# Contact person at Durban Sands



## dchapman3668 (Nov 3, 2010)

What is the email address of the person at Durban Sands that I contact about paying my 2011 maintenance fee?

Thanks.

Doug


----------



## MuranoJo (Nov 5, 2010)

Try this email:  angeliqueh@firstresorts.co.za
She's the most recent contact with whom I dealt.


----------



## dchapman3668 (Nov 6, 2010)

Thanks!

That is the email address I sent a message to a week ago.  So far, no reply.

Doug


----------



## MuranoJo (Nov 11, 2010)

Doug,

I'm wondering if they're just not getting your emails? Can you try to send from another email address, such as your work email?  I have msn, and many times my messages just don't go through--can't figure that one out.

However, emails from work go right through.


----------



## dchapman3668 (Nov 15, 2010)

*Durban Sands contact*

Thanks.

I sent an email via my work account and still no reply.

Has anyone heard from Durban Sands via email lately?

Thanks.  Doug


----------



## TimeShareMaven (Nov 17, 2010)

*Durban Contact*

Try Logie Moorgas at

logiem@firstresorts.co.za

I recently got a bill for maintenance for almost 3000 Rand for 2011, 1 Bedroom.

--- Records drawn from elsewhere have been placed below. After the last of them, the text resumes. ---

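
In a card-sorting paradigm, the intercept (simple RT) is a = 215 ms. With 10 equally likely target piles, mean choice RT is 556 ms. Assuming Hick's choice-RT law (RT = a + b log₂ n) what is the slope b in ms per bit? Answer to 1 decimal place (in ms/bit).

b = (556 − 215) / log₂(10) = 341 / 3.3219 = 102.651 ms/bit.

102.7 ms/bit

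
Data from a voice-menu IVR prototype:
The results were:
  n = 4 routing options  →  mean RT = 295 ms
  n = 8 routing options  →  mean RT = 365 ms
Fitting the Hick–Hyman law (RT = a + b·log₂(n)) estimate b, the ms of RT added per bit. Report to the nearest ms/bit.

b = (RT₂ − RT₁)/(log₂ n₂ − log₂ n₁) = (365 − 295)/(3 − 2) = 70 ms/bit.

70 ms/bit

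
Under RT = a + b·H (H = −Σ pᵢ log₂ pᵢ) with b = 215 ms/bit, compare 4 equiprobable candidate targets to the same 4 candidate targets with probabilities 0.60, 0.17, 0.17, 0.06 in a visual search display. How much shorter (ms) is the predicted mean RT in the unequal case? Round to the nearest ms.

96 ms

The RT saving is b·ΔH. Equiprobable H₀ = log₂(4) = 2.0000 bits; with the given probabilities H = 1.5549 bits.
b·(H₀ − H) = 215 × (2.0000 − 1.5549) = 95.70 ms.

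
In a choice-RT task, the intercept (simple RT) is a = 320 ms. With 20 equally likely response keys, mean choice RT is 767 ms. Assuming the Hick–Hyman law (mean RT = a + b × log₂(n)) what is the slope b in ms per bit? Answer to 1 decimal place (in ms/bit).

103.4 ms/bit

b = (767 − 320) / log₂(20) = 447 / 4.3219 = 103.426 ms/bit.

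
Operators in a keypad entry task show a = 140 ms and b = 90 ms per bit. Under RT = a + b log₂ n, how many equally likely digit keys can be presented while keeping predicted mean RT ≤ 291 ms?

90·log₂ n ≤ 291 − 140 = 151, giving log₂ n ≤ 1.6778 and n ≤ 3.199. The largest whole number is 3.

3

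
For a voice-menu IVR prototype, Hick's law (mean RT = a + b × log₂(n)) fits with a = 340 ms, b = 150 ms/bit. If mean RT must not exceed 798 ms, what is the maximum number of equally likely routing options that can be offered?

Information budget: (798 − 340)/150 = 3.0533 bits, so n ≤ 2^3.0533 = 8.301 → at most 8.

8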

Does anyone know what's going on at Durban Sands, or how we can band together to do something about the maintenance fee escalation?


----------



## martyap (Nov 20, 2010)

TimeShareMaven said:


> Try Logie Moorgas at
> 
> logiem@firstresorts.co.za
> 
> ...



My 2011 1BR levy came in at  R3498. Walking away is certainly an option.


----------



## westrougers (Nov 23, 2010)

I have same issue. DS wants 4100 Rand for each of my 2BRs vs 2500 last year. Also no explanation as to why the huge increase. Not too likely that I will be paying this exhorbitant amount for which now is a poor trader. I have owned these units for about 7 years and have received wonderful exchanges including Manhattan Club and Lawrence Welk in San Diego. 

I will ask for explanation but regardless, I can no longer afford these units.

WR


----------